Though we are a decade out from that crisis and Wall Street benchmarks continue to notch record highs, the “bitter bears” – or large swath of mavens who’ve been solidly negative since 2009 – are calling for a swift end to the optimism. They have freshly reunited with the hand-me-down reasons on why the market simply cannot continue to push higher, citing a perceived long-in-the-tooth economic expansion, sponsored by elevated equity valuations, high debt and low interest rates.
The “bitter bears” perceive the stock market similarly to one gazing at their own gravestone – with your own name and half-date etched in granite, begging for resolution. Like an incomplete musical scale, they are desperately waiting for the next shoe to drop. They have fallen prey to a menacing idol of their own handiwork: That of a theoretical market future based on a philosophical market past.

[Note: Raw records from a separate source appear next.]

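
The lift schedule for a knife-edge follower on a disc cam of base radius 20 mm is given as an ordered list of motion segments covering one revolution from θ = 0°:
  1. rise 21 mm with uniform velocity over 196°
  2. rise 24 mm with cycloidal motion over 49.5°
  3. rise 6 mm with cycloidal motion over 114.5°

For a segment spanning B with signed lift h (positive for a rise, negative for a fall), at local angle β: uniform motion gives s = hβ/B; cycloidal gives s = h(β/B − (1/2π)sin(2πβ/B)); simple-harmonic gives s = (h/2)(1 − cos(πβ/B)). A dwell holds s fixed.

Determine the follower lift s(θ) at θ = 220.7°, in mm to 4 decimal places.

seg 1 [0°–196°] uniform, h=21: full span → s += 21 → s = 21.0000
seg 2 [196°–245.5°] cycloidal, h=24: θ=220.7° here. β=24.7, B=49.5. 24·(0.4990 − sin(2π·0.4990)/(2π)) = 11.9515 → s = 32.9515

32.9515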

That is probably why we humans gravitate to complicated investment solutions when simplified ones exist. Why we are enamored by vague analysis and spurious correlations splashed upon glossy charts. Why we fall for people who spout big mathematical phrases without knowing their derivation, history, or validity. Why so few of us understand our own choices and wind up misled by those wishing to sell us something. It is in this spirit, I am impelled to treat the markets past, along with those who predict it, as something that needs to be condemned.
I view the market as a giant tapestry woven together from many strands including economic momentum, global earnings, credit conditions, and relative levels of macro-volatility. I have found it is only when I examine the tapestry as a whole that it will or will not make a convincing pattern. Creating a tapestry is a communal experience of what kinds of arguments and evidence are likely to impact the market. It also emphasizes the importance of coherence and consistency when I weave together arguments and data to make an inference to a best explanation.
Weaving an investment tapestry helps me in keeping myself from myself; especially in shunning the value of secret or smart market information as the important stuff is that huge elephant sitting in the middle of the room.
Markets are lived forward yet only understood backwards. That saying adorns me like raiment from months and years and decades of live skin-in-the-game. As a fund manager I am more the frumpy dad who craves quiet at home – one who strives to be deeply confessional and achingly sincere. My style is stripped to the core, and as a result I have embraced my limitations by accepting that I am awful at predicting market events, let alone timing them. I’d prefer to find ways to hedge them.